Saturday, April 23, 2016

Authentic Italian Tiramisu


Friends cooking together on a sunny Sunday followed by dinner on the deck.

Good friends came over with their fantastic Italian exchange student, Giulia. She wanted to learn to cook some American food, and I wanted to learn some of her specialities.  We did tiramisu, chocolate salame (recipe to come) and pasta carbonara.  What did I teach her?  LOL, Greek food, of course!  Chicken souvlaki, Spinach Artichoke Filo Pie and Greek salad. 
We even started a batch of Limoncello as I had so many lemons that I wanted to use up.
It was a beautiful day for April, and we had our first meal of the year on the deck!

Note:  Traditional tiramisu has raw eggs in it.  
I think it's amazing and delicious, but of course, so many American recipes warn you of salmonella poisoning as dangerous for kids and old people.  But, I figure millions and millions of Italians can't be wrong.  


The whole gang assembled on the deck.

Someone's shirt clashes with the tablecloth, but he looks pretty happy about it.    








We're in pretty intense mode in this picture,  I always look a little crabby when I'm listening carefully.

Here is another photo of the tiramisu a couple days later.

I guess I shouldn't have taken this picture in the dark, hahaha.  However, it does show that the tiramisu has set up considerably after being in the fridge for 3 days.  At the very least, I'd suggest you make this the day before you need it.

 
 (I pictured powdered, but we used granulated sugar)

Makes 6-8 servings
Ingredients

6 eggs, separated
2 cups (500g) mascarpone (about 2 small containers)
2/3 cup (150g) white sugar (divided into 1/3 portions)
1 package (300g) ladyfinger cookies
3 cups coffee, strong and cold
3 Tbsp (50g) liquor (rum, kahlua, amaretto)
Cocoa powder

Separate the yolks and the whites.  Use two medium size bowls.
With an electric mixer, beat egg yolks with 1/3 cup sugar until pale fluffy yellow cream mixture.
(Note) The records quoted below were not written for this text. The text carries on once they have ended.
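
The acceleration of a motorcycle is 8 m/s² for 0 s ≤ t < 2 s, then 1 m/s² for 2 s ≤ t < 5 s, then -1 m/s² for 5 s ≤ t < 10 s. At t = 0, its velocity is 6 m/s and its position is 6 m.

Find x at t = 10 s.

217 m

On each constant-a segment, Δv = aΔt and Δx = v₀Δt + ½aΔt²; chain segment to segment.
0–2 s: v starts 6 m/s; Δx = 6·2 + ½·8·2² = 28 m; v ends 22 m/s.
2–5 s: v starts 22 m/s; Δx = 22·3 + ½·1·3² = 70.5 m; v ends 25 m/s.
5–10 s: v starts 25 m/s; Δx = 25·5 + ½·-1·5² = 112.5 m; v ends 20 m/s.
x(10) = 6 + Σ Δx = 217 m.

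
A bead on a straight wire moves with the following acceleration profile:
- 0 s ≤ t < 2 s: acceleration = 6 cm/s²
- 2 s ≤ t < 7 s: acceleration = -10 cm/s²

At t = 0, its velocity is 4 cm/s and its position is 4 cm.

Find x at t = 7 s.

On each constant-a segment, Δv = aΔt and Δx = v₀Δt + ½aΔt²; chain segment to segment.
0–2 s: v starts 4 cm/s; Δx = 4·2 + ½·6·2² = 20 cm; v ends 16 cm/s.
2–7 s: v starts 16 cm/s; Δx = 16·5 + ½·-10·5² = -45 cm; v ends -34 cm/s.
x(7) = 4 + Σ Δx = -21 cm.

-21 cm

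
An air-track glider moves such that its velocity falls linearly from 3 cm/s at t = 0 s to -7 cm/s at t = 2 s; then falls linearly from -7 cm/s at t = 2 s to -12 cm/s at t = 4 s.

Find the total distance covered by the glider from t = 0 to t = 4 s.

Distance (not displacement) is the total path length: add the absolute areas under v-t.
0–2 s: v = 0 at t = 0.6 s; triangle areas 0.9 + 4.9 = 5.8 cm
2–4 s: |½(-7 + -12)(2)| = 19 cm
Total distance = 24.8 cm

24.8 cm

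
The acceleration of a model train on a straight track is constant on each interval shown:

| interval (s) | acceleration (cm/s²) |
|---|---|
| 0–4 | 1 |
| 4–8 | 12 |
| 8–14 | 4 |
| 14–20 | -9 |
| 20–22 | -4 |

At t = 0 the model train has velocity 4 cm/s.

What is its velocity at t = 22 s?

Δv equals the area under the a-t graph; then v = v₀ + Δv.
0–4 s: 1 × 4 = 4 cm/s
4–8 s: 12 × 4 = 48 cm/s
8–14 s: 4 × 6 = 24 cm/s
14–20 s: -9 × 6 = -54 cm/s
20–22 s: -4 × 2 = -8 cm/s
Δv = 14 cm/s, so v(22) = 4 + (14) = 18 cm/s.

18 cm/s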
That will take about 3-4 minutes. Mix in mascarpone. Set aside.

Whip the egg whites with an electric mixer, or stand mixer.  Add 1/3 cup sugar and beat until they hold there shape.  They should be firm enough to stay in the bowl when you turn it upside down (per Giulia). Set aside.
Carefully fold in the egg whites to the egg yolk mixture. Do it in two to three additions doing it slowly to retain the fluffiness.
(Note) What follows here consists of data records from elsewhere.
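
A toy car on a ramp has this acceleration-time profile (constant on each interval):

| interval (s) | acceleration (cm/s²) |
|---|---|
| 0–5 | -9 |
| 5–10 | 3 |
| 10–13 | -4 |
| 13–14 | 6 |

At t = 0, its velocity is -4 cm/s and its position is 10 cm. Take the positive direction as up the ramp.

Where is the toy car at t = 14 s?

On each constant-a segment, Δv = aΔt and Δx = v₀Δt + ½aΔt²; chain segment to segment.
0–5 s: v starts -4 cm/s; Δx = -4·5 + ½·-9·5² = -132.5 cm; v ends -49 cm/s.
5–10 s: v starts -49 cm/s; Δx = -49·5 + ½·3·5² = -207.5 cm; v ends -34 cm/s.
10–13 s: v starts -34 cm/s; Δx = -34·3 + ½·-4·3² = -120 cm; v ends -46 cm/s.
13–14 s: v starts -46 cm/s; Δx = -46·1 + ½·6·1² = -43 cm; v ends -40 cm/s.
x(14) = 10 + Σ Δx = -493 cm.

-493 cm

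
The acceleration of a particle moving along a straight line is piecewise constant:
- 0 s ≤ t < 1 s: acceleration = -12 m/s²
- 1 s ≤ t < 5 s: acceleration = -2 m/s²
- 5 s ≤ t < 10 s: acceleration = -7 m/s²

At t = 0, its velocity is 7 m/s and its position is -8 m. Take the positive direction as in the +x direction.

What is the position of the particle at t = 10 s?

-195.5 m

On each constant-a segment, Δv = aΔt and Δx = v₀Δt + ½aΔt²; chain segment to segment.
0–1 s: v starts 7 m/s; Δx = 7·1 + ½·-12·1² = 1 m; v ends -5 m/s.
1–5 s: v starts -5 m/s; Δx = -5·4 + ½·-2·4² = -36 m; v ends -13 m/s.
5–10 s: v starts -13 m/s; Δx = -13·5 + ½·-7·5² = -152.5 m; v ends -48 m/s.
x(10) = -8 + Σ Δx = -195.5 m.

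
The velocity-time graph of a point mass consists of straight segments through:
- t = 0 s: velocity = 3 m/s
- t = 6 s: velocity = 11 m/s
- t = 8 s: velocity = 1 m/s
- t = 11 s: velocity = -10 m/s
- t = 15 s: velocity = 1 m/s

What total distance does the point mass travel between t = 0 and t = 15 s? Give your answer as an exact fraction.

Total distance travelled is ∫|v| dt — sum the magnitudes of each area piece.
0–6 s: |½(3 + 11)(6)| = 42 m
6–8 s: |½(11 + 1)(2)| = 12 m
8–11 s: v = 0 at t = 91/11 s; triangle areas 3/22 + 150/11 = 303/22 m
11–15 s: v = 0 at t = 161/11 s; triangle areas 200/11 + 2/11 = 202/11 m
Total distance = 1895/22 m

1895/22 m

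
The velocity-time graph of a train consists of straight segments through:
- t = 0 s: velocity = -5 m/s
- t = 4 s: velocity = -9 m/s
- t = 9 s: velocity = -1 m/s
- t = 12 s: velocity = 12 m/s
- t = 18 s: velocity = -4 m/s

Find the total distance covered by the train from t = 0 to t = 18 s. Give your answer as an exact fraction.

2593/26 m

Distance (not displacement) is the total path length: add the absolute areas under v-t.
0–4 s: |½(-5 + -9)(4)| = 28 m
4–9 s: |½(-9 + -1)(5)| = 25 m
9–12 s: v = 0 at t = 120/13 s; triangle areas 3/26 + 216/13 = 435/26 m
12–18 s: v = 0 at t = 16.5 s; triangle areas 27 + 3 = 30 m
Total distance = 2593/26 m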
In the bottom of a large baking dish (8x8), put a layer of cream mixture, then soak the ladyfinger biscuits quickly in the coffee/liquor mixture.  Don't soak them... be quick about it, IN, OUT, you're done.
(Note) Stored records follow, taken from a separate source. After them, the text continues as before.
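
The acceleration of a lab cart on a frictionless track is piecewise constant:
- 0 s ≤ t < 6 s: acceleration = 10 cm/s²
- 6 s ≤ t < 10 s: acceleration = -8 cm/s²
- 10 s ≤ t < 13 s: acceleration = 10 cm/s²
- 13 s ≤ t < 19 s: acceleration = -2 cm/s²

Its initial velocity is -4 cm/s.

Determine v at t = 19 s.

42 cm/s

Δv equals the area under the a-t graph; then v = v₀ + Δv.
0–6 s: 10 × 6 = 60 cm/s
6–10 s: -8 × 4 = -32 cm/s
10–13 s: 10 × 3 = 30 cm/s
13–19 s: -2 × 6 = -12 cm/s
Δv = 46 cm/s, so v(19) = -4 + (46) = 42 cm/s.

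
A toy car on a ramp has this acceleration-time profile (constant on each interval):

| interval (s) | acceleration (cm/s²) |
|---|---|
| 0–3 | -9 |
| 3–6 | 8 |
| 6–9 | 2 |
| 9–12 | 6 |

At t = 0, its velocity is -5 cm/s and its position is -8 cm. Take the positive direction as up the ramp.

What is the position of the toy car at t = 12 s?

-117.5 cm

On each constant-a segment, Δv = aΔt and Δx = v₀Δt + ½aΔt²; chain segment to segment.
0–3 s: v starts -5 cm/s; Δx = -5·3 + ½·-9·3² = -55.5 cm; v ends -32 cm/s.
3–6 s: v starts -32 cm/s; Δx = -32·3 + ½·8·3² = -60 cm; v ends -8 cm/s.
6–9 s: v starts -8 cm/s; Δx = -8·3 + ½·2·3² = -15 cm; v ends -2 cm/s.
9–12 s: v starts -2 cm/s; Δx = -2·3 + ½·6·3² = 21 cm; v ends 16 cm/s.
x(12) = -8 + Σ Δx = -117.5 cm.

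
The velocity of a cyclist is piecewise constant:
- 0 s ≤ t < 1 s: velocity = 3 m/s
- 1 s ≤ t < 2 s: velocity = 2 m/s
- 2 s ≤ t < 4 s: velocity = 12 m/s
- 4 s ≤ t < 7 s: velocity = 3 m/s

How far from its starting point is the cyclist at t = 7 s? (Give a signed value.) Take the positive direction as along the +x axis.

38 m

Displacement is the signed area under the v-t curve.
0–1 s: 3 × 1 = 3 m
1–2 s: 2 × 1 = 2 m
2–4 s: 12 × 2 = 24 m
4–7 s: 3 × 3 = 9 m
Net displacement = 38 m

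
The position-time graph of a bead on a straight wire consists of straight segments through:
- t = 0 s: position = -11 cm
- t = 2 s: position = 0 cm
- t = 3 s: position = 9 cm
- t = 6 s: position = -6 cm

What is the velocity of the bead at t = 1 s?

Velocity is the slope of the x-t graph on 0–2 s: (0 − -11)/(2 − 0) = 5.5 cm/s.

5.5 cm/s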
Layer biscuits on top of the cream, add another generous layer of cream, add more biscuits dipped in coffee.  Top with third and final layer of cream.  
Your cream to cookies ratio will seem off, but remember, the cookies will be soaking up a lot of the cream.
We made two pans, this was the small one, and we did a medium one too.  I think a 9x9 pan would be perfect for one recipe.


   
Dust liberally with cocoa powder and chill for 3-4 hours before serving.